Apr 3, 2023 | gga

Personality tests are just surveys

Are surveys good evidence? In some cases, it may seem like there is no choice: how else are you going to find out if people say they prefer Coke or Pepsi other than asking them? Even then there are still two issues.

  1. Is the topic contextual? Is filling in a survey a sufficiently unique context to tilt the answers?

  2. Is there an underlying thing that can be measured?

Even something as simple as which of Coke and Pepsi you prefer can fall for these traps. Coke famously fell for it when they introduced New Coke. They responded to blind sip test results showing people preferring Pepsi. They panicked (after all, Pepsi had been growing pretty steadily) and completely re-made their formula. It was a disaster. They had to re-introduce the original Coke.

What went wrong? Well, a sip test is just a sip. Pepsi tasted better in a sip, but was too sweet in a whole can. In the context of the survey, people genuinely preferred Pepsi, but that context did not translate.

What about the second point? Is there something to measure? Is there a genuine deeper preference? I like to think I genuinely prefer Coke, but is that cultural? Does it matter? I’m sure many of you have been jumping up and down now about the claim in the first paragraph. Of course you wouldn’t ask people which they’d prefer, you’d just see what they buy more of. If that’s because of cultural training, or the ‘more complex, vanilla-based flavour’ of Coke, does it matter?
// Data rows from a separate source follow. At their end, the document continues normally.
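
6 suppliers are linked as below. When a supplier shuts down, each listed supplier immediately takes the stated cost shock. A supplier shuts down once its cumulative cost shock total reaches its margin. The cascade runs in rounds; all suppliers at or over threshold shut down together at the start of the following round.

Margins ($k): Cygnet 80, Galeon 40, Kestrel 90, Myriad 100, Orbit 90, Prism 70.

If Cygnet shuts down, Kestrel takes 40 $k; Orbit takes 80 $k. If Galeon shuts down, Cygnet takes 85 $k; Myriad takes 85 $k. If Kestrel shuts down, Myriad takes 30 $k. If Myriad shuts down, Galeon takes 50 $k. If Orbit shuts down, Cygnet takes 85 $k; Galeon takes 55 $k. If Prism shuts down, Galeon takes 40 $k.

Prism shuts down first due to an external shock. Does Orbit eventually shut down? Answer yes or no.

Round 1 — Prism shuts down (initial).
  Galeon: +40 → 40 ≥ 40
Round 2 — Galeon shuts down.
  Cygnet: +85 → 85 ≥ 80
  Myriad: +85 → 85 < 100
Round 3 — Cygnet shuts down.
  Kestrel: +40 → 40 < 90
  Orbit: +80 → 80 < 90
No further shutdowns.

no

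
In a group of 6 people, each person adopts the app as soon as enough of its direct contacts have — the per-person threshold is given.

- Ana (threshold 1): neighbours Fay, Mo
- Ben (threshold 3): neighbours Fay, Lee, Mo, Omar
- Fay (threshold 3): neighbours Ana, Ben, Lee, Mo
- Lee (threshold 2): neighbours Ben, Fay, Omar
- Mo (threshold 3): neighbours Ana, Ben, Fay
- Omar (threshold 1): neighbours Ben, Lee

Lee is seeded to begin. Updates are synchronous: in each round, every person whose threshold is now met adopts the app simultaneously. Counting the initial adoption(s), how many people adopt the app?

Round 1 — Lee adopts the app (initial).
Round 2 — checking thresholds:
  Ben: 1 of 4 neighbours < 3, below threshold.
  Fay: 1 of 4 neighbours < 3, below threshold.
  Omar: 1 of 2 neighbours ≥ 1, adopts the app.
Round 3 — no new adoptions; cascade stops.

2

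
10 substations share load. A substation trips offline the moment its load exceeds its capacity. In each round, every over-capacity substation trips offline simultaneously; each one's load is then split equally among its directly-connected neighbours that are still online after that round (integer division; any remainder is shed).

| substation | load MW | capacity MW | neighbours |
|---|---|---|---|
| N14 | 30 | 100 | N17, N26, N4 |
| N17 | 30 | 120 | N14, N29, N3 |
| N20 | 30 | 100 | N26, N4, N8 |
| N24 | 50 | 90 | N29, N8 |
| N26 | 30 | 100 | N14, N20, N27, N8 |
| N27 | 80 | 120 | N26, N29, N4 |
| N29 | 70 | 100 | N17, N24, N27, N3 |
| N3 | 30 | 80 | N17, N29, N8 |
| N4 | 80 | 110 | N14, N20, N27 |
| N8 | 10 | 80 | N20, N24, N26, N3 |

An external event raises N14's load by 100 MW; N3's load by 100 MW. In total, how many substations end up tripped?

Round 1 — N14 at 130 > 100; N3 at 130 > 80. N14, N3 trip offline.
  N14 sheds 130 MW to N17, N26, N4: 43 each (1 lost).
    N17: 30+43 = 73 ≤ 120
    N26: 30+43 = 73 ≤ 100
    N4: 80+43 = 123 > 110
  N3 sheds 130 MW to N17, N29, N8: 43 each (1 lost).
    N17: 73+43 = 116 ≤ 120
    N29: 70+43 = 113 > 100
    N8: 10+43 = 53 ≤ 80
Round 2 — N29, N4 trip offline.
  N29 sheds 113 MW to N17, N24, N27: 37 each (2 lost).
    N17: 116+37 = 153 > 120
    N24: 50+37 = 87 ≤ 90
    N27: 80+37 = 117 ≤ 120
  N4 sheds 123 MW to N20, N27: 61 each (1 lost).
    N20: 30+61 = 91 ≤ 100
    N27: 117+61 = 178 > 120
Round 3 — N17, N27 trip offline.
  N17 sheds 153 MW: no online neighbours, lost.
  N27 sheds 178 MW to N26: 178 each.
    N26: 73+178 = 251 > 100
Round 4 — N26 trips offline.
  N26 sheds 251 MW to N20, N8: 125 each (1 lost).
    N20: 91+125 = 216 > 100
    N8: 53+125 = 178 > 80
Round 5 — N20, N8 trip offline.
  N20 sheds 216 MW: no online neighbours, lost.
  N8 sheds 178 MW to N24: 178 each.
    N24: 87+178 = 265 > 90
Round 6 — N24 trips offline.
  N24 sheds 265 MW: no online neighbours, lost.
No further trips.

10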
No. Because this information is used to decide what to stock. Res ipsa loquitur.

And finally, on to personality tests. These are just surveys. Complex, sophisticated surveys. But surveys all the same.

In some of the worlds I have spent considerable time, personality tests are popular. I’ve done lots of psychometric tests. At times I’ve treated them very seriously. At other times I’ve treated them like a game I can mostly ignore. I’ve seen them used as a significant part of the selection process for startup accelerators and incubators. It’s common (I’ve said it) to say that while they may or may not be accurate, they can be a placeholder for a conversation; terms we can share and discuss.

The big five model measures your extraversion (along with four other factors) and reports your percentile. Using the description of extraversion implied by the questions in the survey, and validating with psychologists that this is what they meant, we can observe people and rate their actual behaviour against their measured extraversion.

This is the sort of thing that the originator of much psychometric testing, Francis Dalton, imagined.

People have done this. And found that personality is highly contextual. People’s extraversion (as measured from behaviour) changes wildly, depending on the situation they are in.

Is completing a personality test getting a real measure of your personality; something that will emerge in other situations; a simulated context that is replicated? Or, is completing a personality test an almost entirely unique context, only measuring the personality when taking a personality test? Is that any use?

I’m going to stop using personality tests as a placeholder for a conversation. Instead I’m going to be talking about the specific, observable behaviours. Those observations are not exactly facts, but they’re a lot closer than loaded language inferred from a survey.

But, back to that second point, right at the top. Are these tests meaningfully measuring anything? If the results determine access to an accelerator, maybe they’re not harmless toys. Is there a core personality that can be consistently described by language? Or is it all learned responses to contexts?